Así, la Declaración de Principios del socialismo afirma que ‘mientras una minoría de parásitos vive en el lujo y la holgazanería, los que trabajan están siempre en la inseguridad y en la escasez, y muy comúnmente en la miseria’, por lo que uno podría imaginar que quienes se dicen socialistas y quienes forman parte del Partido no van a fomentar la acentuación de una realidad reflejo de lo enunciado sino, muy por el contrario encarará su combate, aunque claro está no con las mismas armas y herramientas que 125 años atrás.
Cuesta entender cuando los hechos no van alineados con las ideas que se dicen defender.
El 30 de marzo de 2020, varios días después de haberse decretado la emergencia sanitaria, el Intendente Municipal, acompañado por la entonces Secretaria de Salud Rosana Núñez, dispusieron, a través del Decreto número 234, ‘la suspensión de todas las licencias anuales del personal perteneciente a la Secretaría de Salud’ para poder hacer frente a la pandemia. En la realidad esto significó la suspensión de todas las licencias del personal de salud, pero curiosamente o no, de no todo el personal de salud, porque menos de un mes y medio después hubo novedades al respecto.

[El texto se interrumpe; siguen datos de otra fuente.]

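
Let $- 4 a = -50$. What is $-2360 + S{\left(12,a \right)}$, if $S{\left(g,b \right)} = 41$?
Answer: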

El 4 de mayo de 2020 la Jefa de Gabinete Florencia Diez y el Intendente Municipal Osvaldo Cáffaro le concedieron una ‘licencia por el término de treinta (30) días, desde el 05/05/2020 al 03/06/2020, ambos inclusive, a la Señora Secretaria de Salud, Dra. NUNEZ, ROSANA ESTER’. Las mismas licencias que Núñez le negaba al personal a su cargo, Núñez la pedía para sí… y Cáffaro se la otorgó. Una vez más se aplicó lo que dijera la Declaración de Principios socialista cuando afirmaba que ‘la clase rica mientras conserve su libertad de acción, no hará sino explotar cada día más a los trabajadores’, y ello ocurrió en la Secretaría de Salud de la Municipalidad de Zárate.
Pero no solo eso, en el mismo decreto, el número 296, se designó ‘en forma interina para cumplir las funciones de Secretario de Salud, al señor JULIAN ALBERTO GARCIA’, de quien no hay constancia que esté a la altura de las circunstancias para hacerse cargo de tal responsabilidad, y menos en medio de una pandemia. Pero Cáffaro se lo impuso a los zarateños… y lo negaba públicamente.
En mayo del año pasado nos preguntábamos al respecto ‘¿Brindará las informaciones del caso o seguirá jugando a las escondidas como hasta ahora?’ Eligió jugar, aunque se escondió mal porque aquí fue descubierto.
¿De qué otros juegos nos seguiremos enterando?
Por ejemplo de cómo se apropiaron de dinero público violando la normativa vigente y con el único objetivo del beneficio personal ‘disponiendo de todas las fuerzas del Estado para defender sus privilegios’, como reza la Declaración de Principios del Partido Socialista. Eso será tema de análisis en un próximo escrito.
Mientras haya quienes se escudan en el discurso para hacer todo lo contrario, nosotros creemos en el para todos todo y lo llevamos a la práctica compartiendo la información con que contamos… que es mucha más que la que hemos publicado hasta el momento.
Eso sí, no hagan cazas de brujas, está mucho más cerca de lo que ustedes creen.